By default dumps()/dump() produce compact, single-line output — great for wire transfer, hard to read. Pass indent= (a number of spaces) to pretty-print, and sort_keys=True to get deterministic, alphabetically-ordered keys (handy for diffs and tests).

Python
import json

record = {"name": "Ada", "id": 7, "roles": ["admin", "editor"]}

pretty = json.dumps(record, indent=2, sort_keys=True)
print(pretty)
{
  "id": 7,
  "name": "Ada",
  "roles": [
    "admin",
    "editor"
  ]
}
Serializing Objects That Aren't JSON-Native

json.dumps() only knows how to handle the types in the table above. Pass it something else — a datetime, a custom class instance, a set — and it raises a TypeError. The fix is the default= parameter: a function that's called for any object the encoder doesn't recognize, and returns something JSON-serializable in its place.

Python
import json
from datetime import datetime

event = {
    "name": "deploy",
    "timestamp": datetime(2026, 7, 6, 14, 30),
}


def default(obj):
    if isinstance(obj, datetime):
        return obj.isoformat()
    raise TypeError(f"Object of type {type(obj).__name__} is not JSON serializable")
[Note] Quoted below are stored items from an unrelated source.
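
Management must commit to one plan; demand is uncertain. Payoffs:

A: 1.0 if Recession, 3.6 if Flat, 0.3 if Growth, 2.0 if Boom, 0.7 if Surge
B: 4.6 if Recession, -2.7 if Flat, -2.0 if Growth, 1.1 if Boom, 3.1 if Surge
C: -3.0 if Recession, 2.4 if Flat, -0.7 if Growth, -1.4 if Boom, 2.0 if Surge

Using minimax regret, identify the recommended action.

A

Column bests: Recession=4.6, Flat=3.6, Growth=0.3, Boom=2.0, Surge=3.1.
A regrets: 3.6, 0.0, 0.0, 0.0, 2.4 → max 3.6
B regrets: 0.0, 6.3, 2.3, 0.9, 0.0 → max 6.3
C regrets: 7.6, 1.2, 1.0, 3.4, 1.1 → max 7.6
Smallest max regret = 3.6 → A.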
print(json.dumps(event, default=default))
{"name": "deploy", "timestamp": "2026-07-06T14:30:00"}

The same default= argument works with json.dump() when writing to a file. It's only ever called for values the encoder can't already handle natively.

Handling Malformed JSON

Parsing text that isn't valid JSON — a trailing comma, single quotes instead of double quotes, an unterminated string — raises json.JSONDecodeError, a subclass of ValueError. Any code that parses JSON from an external source (a network response, user input, a file you don't fully control) should expect this and handle it.

Python
import json

bad_json = "{'name': 'Ada'}"  # single quotes are not valid JSON

try:
    data = json.loads(bad_json)
except json.JSONDecodeError as exc:
    print(f"Failed to parse JSON: {exc}")
Failed to parse JSON: Expecting property name enclosed in double quotes: line 1 column 2 (char 1)
Tip
`json.JSONDecodeError` carries `.lineno`, `.colno`, and `.pos` attributes, which is why the default error message can point at the exact character that broke parsing — useful when validating uploaded or hand-edited JSON files.
Warning
JSON keys are always strings. If you `dumps()` a dict with non-string keys (e.g. integers or tuples), Python will silently convert them to strings in the output. Round-tripping such a dict through `dumps`/`loads` will not give you back the original key types.
  • json.dumps() / json.loads() convert to and from JSON strings.

  • json.dump() / json.load() read and write JSON directly to an open file.

  • Use default= to teach the encoder how to serialize custom or non-native types.

  • Use indent= for human-readable output and sort_keys=True for deterministic key ordering.

  • Always wrap parsing of external JSON in a try/except json.JSONDecodeError block.